High Court [1999] HCA 15 (14 April 1999)

Overview

On 30 March 1987 the respondents invested $2m (unsuccessfully) in Trawl Industries (TIA) and acquired a 50% interest in the company. Just over two years later TIA went into receivership and was subsequently wound up, resulting in substantial losses to the respondent.

The appellant was the largest pet food manufacturer in Australia. TIA acquired, processed and sold fish, which the the appellant used in manufacturing its pet food.

The respondents sued the appellant, alleging that at the time of their investment the appellant had engaged in misleading or deceptive conduct contrary to s 52 of the Trade Practices Act 1974.

The trial judge found no misleading or deceptive conduct.

An appeal to the Full Federal Court was partly successful.

Facts

On 30 March 1987 the respondents invested $2m (unsuccessfully) in Trawl Industries (TIA) and acquired a 50% interest in the company. Just over two years later TIA went into receivership and was subsequently wound up, resulting in substantial losses to the respondent.

The appellant was the largest pet food manufacturer in Australia. TIA acquired, processed and sold fish, which the the appellant used in manufacturing its pet food.
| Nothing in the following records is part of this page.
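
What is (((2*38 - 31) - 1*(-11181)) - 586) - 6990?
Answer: 3650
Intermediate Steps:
(((2*38 - 31) - 1*(-11181)) - 586) - 6990 = (((76 - 31) + 11181) - 586) - 6990 = ((45 + 11181) - 586) - 6990 = (11226 - 586) - 6990 = 10640 - 6990 = 3650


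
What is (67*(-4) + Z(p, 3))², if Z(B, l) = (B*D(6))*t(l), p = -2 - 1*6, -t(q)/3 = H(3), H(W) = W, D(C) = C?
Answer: 26896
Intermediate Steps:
t(q) = -9 (t(q) = -3*3 = -9)
p = -8 (p = -2 - 6 = -8)
Z(B, l) = -54*B (Z(B, l) = (B*6)*(-9) = (6*B)*(-9) = -54*B)
(67*(-4) + Z(p, 3))² = (67*(-4) - 54*(-8))² = (-268 + 432)² = 164² = 26896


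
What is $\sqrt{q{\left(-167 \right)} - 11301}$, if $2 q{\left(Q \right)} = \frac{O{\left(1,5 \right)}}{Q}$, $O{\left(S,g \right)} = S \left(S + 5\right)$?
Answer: $\frac{i \sqrt{315174090}}{167} \approx 106.31 i$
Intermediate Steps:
$O{\left(S,g \right)} = S \left(5 + S\right)$
$q{\left(Q \right)} = \frac{3}{Q}$ ($q{\left(Q \right)} = \frac{1 \left(5 + 1\right) \frac{1}{Q}}{2} = \frac{1 \cdot 6 \frac{1}{Q}}{2} = \frac{6 \frac{1}{Q}}{2} = \frac{3}{Q}$)
$\sqrt{q{\left(-167 \right)} - 11301} = \sqrt{\frac{3}{-167} - 11301} = \sqrt{3 \left(- \frac{1}{167}\right) - 11301} = \sqrt{- \frac{3}{167} - 11301} = \sqrt{- \frac{1887270}{167}} = \frac{i \sqrt{315174090}}{167}$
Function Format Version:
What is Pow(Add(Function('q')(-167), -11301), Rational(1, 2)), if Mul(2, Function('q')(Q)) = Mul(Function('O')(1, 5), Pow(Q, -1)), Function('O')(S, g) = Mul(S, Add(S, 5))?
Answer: Mul(Rational(1, 167), I, Pow(315174090, Rational(1, 2))) ≈ Mul(106.31, I)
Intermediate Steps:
Function('O')(S, g) = Mul(S, Add(5, S))
Function('q')(Q) = Mul(3, Pow(Q, -1)) (Function('q')(Q) = Mul(Rational(1, 2), Mul(Mul(1, Add(5, 1)), Pow(Q, -1))) = Mul(Rational(1, 2), Mul(Mul(1, 6), Pow(Q, -1))) = Mul(Rational(1, 2), Mul(6, Pow(Q, -1))) = Mul(3, Pow(Q, -1)))
Pow(Add(Function('q')(-167), -11301), Rational(1, 2)) = Pow(Add(Mul(3, Pow(-167, -1)), -11301), Rational(1, 2)) = Pow(Add(Mul(3, Rational(-1, 167)), -11301), Rational(1, 2)) = Pow(Add(Rational(-3, 167), -11301), Rational(1, 2)) = Pow(Rational(-1887270, 167), Rational(1, 2)) = Mul(Rational(1, 167), I, Pow(315174090, Rational(1, 2)))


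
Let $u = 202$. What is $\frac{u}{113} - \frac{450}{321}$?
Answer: $\frac{4664}{12091} \approx 0.38574$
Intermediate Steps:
$\frac{u}{113} - \frac{450}{321} = \frac{202}{113} - \frac{450}{321} = 202 \cdot \frac{1}{113} - \frac{150}{107} = \frac{202}{113} - \frac{150}{107} = \frac{4664}{12091}$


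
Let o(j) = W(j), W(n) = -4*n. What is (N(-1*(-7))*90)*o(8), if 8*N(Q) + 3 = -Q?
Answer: 3600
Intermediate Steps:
o(j) = -4*j
N(Q) = -3/8 - Q/8 (N(Q) = -3/8 + (-Q)/8 = -3/8 - Q/8)
(N(-1*(-7))*90)*o(8) = ((-3/8 - (-1)*(-7)/8)*90)*(-4*8) = ((-3/8 - ⅛*7)*90)*(-32) = ((-3/8 - 7/8)*90)*(-32) = -5/4*90*(-32) = -225/2*(-32) = 3600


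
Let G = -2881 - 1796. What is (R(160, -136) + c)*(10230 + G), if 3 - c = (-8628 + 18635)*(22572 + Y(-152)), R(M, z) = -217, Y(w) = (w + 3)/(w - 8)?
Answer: -200696558890419/160 ≈ -1.2544e+12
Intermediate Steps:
Y(w) = (3 + w)/(-8 + w)
G = -4677
c = -36141971203/160 (c = 3 - (-8628 + 18635)*(22572 + (3 - 152)/(-8 - 152)) = 3 - 10007*(22572 - 149/(-160)) = 3 - 10007*(22572 - 1/160*(-149)) = 3 - 10007*(22572 + 149/160) = 3 - 10007*3611669/160 = 3 - 1*36141971683/160 = 3 - 36141971683/160 = -36141971203/160 ≈ -2.2589e+8)
(R(160, -136) + c)*(10230 + G) = (-217 - 36141971203/160)*(10230 - 4677) = -36142005923/160*5553 = -200696558890419/160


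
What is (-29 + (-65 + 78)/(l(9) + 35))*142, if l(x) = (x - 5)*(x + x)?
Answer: -438780/107 ≈ -4100.8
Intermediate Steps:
l(x) = 2*x*(-5 + x) (l(x) = (-5 + x)*(2*x) = 2*x*(-5 + x))
(-29 + (-65 + 78)/(l(9) + 35))*142 = (-29 + (-65 + 78)/(2*9*(-5 + 9) + 35))*142 = (-29 + 13/(2*9*4 + 35))*142 = (-29 + 13/(72 + 35))*142 = (-29 + 13/107)*142 = -3090/107*142 = -438780/107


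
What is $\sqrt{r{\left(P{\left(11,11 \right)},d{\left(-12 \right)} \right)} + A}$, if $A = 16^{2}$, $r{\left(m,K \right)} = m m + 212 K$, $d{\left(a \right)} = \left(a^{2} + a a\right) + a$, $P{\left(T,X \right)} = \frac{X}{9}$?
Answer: $\frac{\sqrt{4760329}}{9} \approx 242.42$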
The respondents sued the appellant, alleging that at the time of their investment the appellant had engaged in misleading or deceptive conduct contrary to s 52 of the Trade Practices Act 1974. The High Court (majority) summarised the respondents' claims as follows:

[para 3] ... The appellant, it was said, had an interest in encouraging persons to invest in TIA. Such investment would strengthen the financial position of TIA, and provide it with funds which would enhance its capacity and efficiency as a supplier. Knowing that TIA was seeking to attract investors, and knowing that potential investors would be interested in TIA's supply arrangements with the appellant, the appellant put out false or misleading material and information about those arrangements, knowing it would be relied upon by potential investors, for the purpose of making the business of TIA appear more profitable and attractive than it was. In particular, a six-month contract for the supply of fish by TIA to the appellant, entered into on 11 February 1987 ... was alleged to have been a sham. That contract ... provided for the supply by TIA to the appellant of a total of 6,250 tonnes of fish, having a value of more than $4 million. Additionally, certain Heads of Agreement between TIA and the appellant, signed on 26 March 1987, were said, in effect, to constitute window-dressing calculated to mislead and deceive persons such as the respondents as to the relationship between TIA and the appellant.

...

[5] The individual respondents were experienced commercial people. They made investigations of the business of TIA. The appellant and TIA were at arm's length. So far as the appellant was aware, there was no limit upon the enquiries about TIA and its business which the respondents were free to make before they decided to invest. Clearly, the question of what motivation the appellant might have had to set out to mislead or deceive the respondents about TIA, or to enter into sham contracts with TIA, was a matter that required close examination.

 

Trial Judge (Tamberlin J)

Dismissed the respondents' case holding that most of the alleged representations were not made, none were proven to be false and non were relied upon by the respondents when deciding to invest.

Full Court of the Federal Court

An appeal to the Full Court was partially successful - it was allowed in relation to three of the representations in which the Full Court found that Justice Tamberlin had misdirected himself.

Held (High Court)

Gleeson CJ, Gaudron, Kirby and Hayne JJ

Forthcoming

Callinan J

Agreed with the reasons of the majority and added that he considered the respondents' case involved the following 'unlikely propositions':

... that if A has a contract with B and knows that C may be minded to invest in or lend money to B, A comes under an obligation to inform C of its assessment of B's capacity to perform the contract; that A is under an obligation to inform C whether, in the event of non-performance of the contract by B, A will take advantage of that non-performance by looking to its own commercial interests; and that to fail to inform C accordingly of these matters is to engage in misleading or deceptive conduct ...

His Honour did not consider that this was consistent with the intention of the prohibitin:

To give effect to propositions of these kinds in this type of case would be to distort the intention and the meaning of that Act, and the obligations which s 52 imposes, and would involve the imposition upon arm's length third parties of an oppressive obligation to protect another party against his or her own imprudence or negligence in entering into a transaction. In this case such an obligation can be seen to be even more onerous and unreasonable in light of the facts that the respondents here were sophisticated, commercial people, they undertook their own investigation into the affairs of Trawl Industries of Australia Pty Ltd, and, as the trial judge correctly held, they allowed themselves to be dazzled by the lure of almost fantastic profits of which they themselves had made their own independent projections.